Citizens as Journalists in a Corrupt World

The Whole World is Watching celebrates the vital importance of citizen journalism (and the Internet) in a time of growing corruption and repression on the part of governments who serve corporate paymasters rather than the people they’re supposed to represent.

Highlighting growing police attacks on journalists and photographers, the filmmakers outline the laws regulating filming and taking photos in public places. In essence, a person standing on public property has an absolute right to film anything within their line of vision – provided it doesn’t violate another person’s reasonable expectation of private (eg if they’re undressing). The police are behaving unlawfully by demanding to see a photographer’s identification, deleting their photos or confiscating their photos, videos or equipment.

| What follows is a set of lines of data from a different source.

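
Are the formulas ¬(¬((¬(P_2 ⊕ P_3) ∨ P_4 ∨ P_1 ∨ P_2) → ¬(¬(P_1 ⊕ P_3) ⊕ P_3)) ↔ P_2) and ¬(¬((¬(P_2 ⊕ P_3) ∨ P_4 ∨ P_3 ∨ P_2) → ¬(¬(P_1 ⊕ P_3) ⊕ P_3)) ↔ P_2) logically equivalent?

P_1  P_2  P_3  P_4  |  φ  ψ
 0    0    0    0   |  1  1
 0    0    0    1   |  1  1
 0    0    1    0   |  0  1
 0    0    1    1   |  1  1
 0    1    0    0   |  0  0
 0    1    0    1   |  0  0
 0    1    1    0   |  0  0
 0    1    1    1   |  0  0
 1    0    0    0   |  0  0
 1    0    0    1   |  0  0
 1    0    1    0   |  0  0
 1    0    1    1   |  0  0
 1    1    0    0   |  1  1
 1    1    0    1   |  1  1
 1    1    1    0   |  1  1
 1    1    1    1   |  1  1
The columns differ at P_1=0, P_2=0, P_3=1, P_4=0 (φ=0, ψ=1), so they are not equivalent.

not equivalent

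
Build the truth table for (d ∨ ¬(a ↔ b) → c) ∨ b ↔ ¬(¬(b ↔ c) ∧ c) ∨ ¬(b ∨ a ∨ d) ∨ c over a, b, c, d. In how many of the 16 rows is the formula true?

13

a | b | c | d || (a ↔ b) | ¬(a ↔ b) | (d ∨ ¬(a ↔ b)) | ((d ∨ ¬(a ↔ b)) → c) | (((d ∨ ¬(a ↔ b)) → c) ∨ b) | (b ↔ c) | ¬(b ↔ c) | (¬(b ↔ c) ∧ c) | ¬(¬(b ↔ c) ∧ c) | (b ∨ a) | ((b ∨ a) ∨ d) | ¬((b ∨ a) ∨ d) | φ
0 | 0 | 0 | 0 ||    1    |    0     |       0        |          1           |             1              |    1    |    0     |       0        |        1        |    0    |       0       |       1        | 1
0 | 0 | 0 | 1 ||    1    |    0     |       1        |          0           |             0              |    1    |    0     |       0        |        1        |    0    |       1       |       0        | 0
0 | 0 | 1 | 0 ||    1    |    0     |       0        |          1           |             1              |    0    |    1     |       1        |        0        |    0    |       0       |       1        | 1
0 | 0 | 1 | 1 ||    1    |    0     |       1        |          1           |             1              |    0    |    1     |       1        |        0        |    0    |       1       |       0        | 1
0 | 1 | 0 | 0 ||    0    |    1     |       1        |          0           |             1              |    0    |    1     |       0        |        1        |    1    |       1       |       0        | 1
0 | 1 | 0 | 1 ||    0    |    1     |       1        |          0           |             1              |    0    |    1     |       0        |        1        |    1    |       1       |       0        | 1
0 | 1 | 1 | 0 ||    0    |    1     |       1        |          1           |             1              |    1    |    0     |       0        |        1        |    1    |       1       |       0        | 1
0 | 1 | 1 | 1 ||    0    |    1     |       1        |          1           |             1              |    1    |    0     |       0        |        1        |    1    |       1       |       0        | 1
1 | 0 | 0 | 0 ||    0    |    1     |       1        |          0           |             0              |    1    |    0     |       0        |        1        |    1    |       1       |       0        | 0
1 | 0 | 0 | 1 ||    0    |    1     |       1        |          0           |             0              |    1    |    0     |       0        |        1        |    1    |       1       |       0        | 0
1 | 0 | 1 | 0 ||    0    |    1     |       1        |          1           |             1              |    0    |    1     |       1        |        0        |    1    |       1       |       0        | 1
1 | 0 | 1 | 1 ||    0    |    1     |       1        |          1           |             1              |    0    |    1     |       1        |        0        |    1    |       1       |       0        | 1
1 | 1 | 0 | 0 ||    1    |    0     |       0        |          1           |             1              |    0    |    1     |       0        |        1        |    1    |       1       |       0        | 1
1 | 1 | 0 | 1 ||    1    |    0     |       1        |          0           |             1              |    0    |    1     |       0        |        1        |    1    |       1       |       0        | 1
1 | 1 | 1 | 0 ||    1    |    0     |       0        |          1           |             1              |    1    |    0     |       0        |        1        |    1    |       1       |       0        | 1
1 | 1 | 1 | 1 ||    1    |    0     |       1        |          1           |             1              |    1    |    0     |       0        |        1        |    1    |       1       |       0        | 1
The formula is true on 13 of the 16 rows.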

The documentary features Will Potter, independent journalist and author of Green is the New Red, about the ongoing US effort to criminalize environmental activists. See his blog at  Green is the New Red


5 thoughts on “Citizens as Journalists in a Corrupt World

  1. I think the internet helped to nurture awareness in people where there was none before.

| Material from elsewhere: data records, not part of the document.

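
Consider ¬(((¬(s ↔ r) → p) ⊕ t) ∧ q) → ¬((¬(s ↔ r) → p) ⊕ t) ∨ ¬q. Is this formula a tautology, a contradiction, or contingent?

tautology

p  q  r  s  t  |  φ
T  T  T  T  T  |  T
T  T  T  T  F  |  T
T  T  T  F  T  |  T
T  T  T  F  F  |  T
T  T  F  T  T  |  T
T  T  F  T  F  |  T
T  T  F  F  T  |  T
T  T  F  F  F  |  T
T  F  T  T  T  |  T
T  F  T  T  F  |  T
T  F  T  F  T  |  T
T  F  T  F  F  |  T
T  F  F  T  T  |  T
T  F  F  T  F  |  T
T  F  F  F  T  |  T
T  F  F  F  F  |  T
F  T  T  T  T  |  T
F  T  T  T  F  |  T
F  T  T  F  T  |  T
F  T  T  F  F  |  T
F  T  F  T  T  |  T
F  T  F  T  F  |  T
F  T  F  F  T  |  T
F  T  F  F  F  |  T
F  F  T  T  T  |  T
F  F  T  T  F  |  T
F  F  T  F  T  |  T
F  F  T  F  F  |  T
F  F  F  T  T  |  T
F  F  F  T  F  |  T
F  F  F  F  T  |  T
F  F  F  F  F  |  T
Every row is T, so the formula is a tautology.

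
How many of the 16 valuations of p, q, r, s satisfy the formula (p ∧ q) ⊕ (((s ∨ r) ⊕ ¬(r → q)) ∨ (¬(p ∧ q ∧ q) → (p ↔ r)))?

p  q  r  s  |  (p ∧ q)  (s ∨ r)  (r → q)  ¬(r → q)  ((s ∨ r) ⊕ ¬(r → q))  (q ∧ q)  (p ∧ (q ∧ q))  ¬(p ∧ (q ∧ q))  (p ↔ r)  (¬(p ∧ (q ∧ q)) → (p ↔ r))  φ
T  T  T  T  |     T        T        T        F               T               T           T              F            T                 T               F
T  T  T  F  |     T        T        T        F               T               T           T              F            T                 T               F
T  T  F  T  |     T        T        T        F               T               T           T              F            F                 T               F
T  T  F  F  |     T        F        T        F               F               T           T              F            F                 T               F
T  F  T  T  |     F        T        F        T               F               F           F              T            T                 T               T
T  F  T  F  |     F        T        F        T               F               F           F              T            T                 T               T
T  F  F  T  |     F        T        T        F               T               F           F              T            F                 F               T
T  F  F  F  |     F        F        T        F               F               F           F              T            F                 F               F
F  T  T  T  |     F        T        T        F               T               T           F              T            F                 F               T
F  T  T  F  |     F        T        T        F               T               T           F              T            F                 F               T
F  T  F  T  |     F        T        T        F               T               T           F              T            T                 T               T
F  T  F  F  |     F        F        T        F               F               T           F              T            T                 T               T
F  F  T  T  |     F        T        F        T               F               F           F              T            F                 F               F
F  F  T  F  |     F        T        F        T               F               F           F              T            F                 F               F
F  F  F  T  |     F        T        T        F               T               F           F              T            T                 T               T
F  F  F  F  |     F        F        T        F               F               F           F              T            T                 T               T
The formula is true on 9 of the 16 rows.

9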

    I also think that due to more citizen journalism, attempts by the police to confiscate video footage and evidence of wrong doing by them has become an issue.

    I make it a fact to see if I am in a 2-party consent state wherever I go and if I am, I move because I am hell bent on taping everything and 1-party consent states allow for that. I have also found that states that are 1-party consent states are generally less corrupt than those that are not.